Затем всех переписали, заполнили наши красноармейские книжки и стали распределять по подразделениям. Узнав, что я десятиклассник, командир обрадовался и предложил мне стать писарем полка. В полку было мало достаточно грамотных, каковыми считались окончившие 7 и более классов, так как они, почти поголовно, попадали в военные училища. Писарь считался «элитной» должностью, все время при штабе, а значит, не очень опасно, нет строевых и прочих занятий, более «вольная» жизнь, все время при начальстве и в курсе всех событий. Но должность писаря мне претила, чем-то она казалась унизительной, совсем не престижной и даже презираемой солдатами, что впоследствии подтвердилось. Писарь в действующей армии? Чтобы на тебя с усмешкой косились солдаты здесь, а после войны, если жив останусь, и гражданские! Нет, ни за что! Как отказаться и не навредить себе? Такие мысли проносились в голове, а командир, расписав выгоды этой должности, спросил:

— Ну как, согласен?

— У меня плохой почерк, — нашелся я.

— Давай посмотрим. — Он достал и положил передо мной кусок бумаги, ручку с пером № 86 и подвинул чернильницу.

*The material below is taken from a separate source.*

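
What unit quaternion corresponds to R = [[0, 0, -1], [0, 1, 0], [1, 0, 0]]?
0.7071 - 0.7071j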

— Вот что получается, лучше не могу, — сказал я, накарябав, с виду старательно, несколько фраз этим пером, которое я не любил в школе из-за того, что с ним у меня получался совсем плохой почерк.

— Да, совсем неважно, жаль, — сказал начальник как-то расстроенно. — Иди вычислителем во взвод управления к Носову, — и он подозвал белобрысого невысокого сержанта.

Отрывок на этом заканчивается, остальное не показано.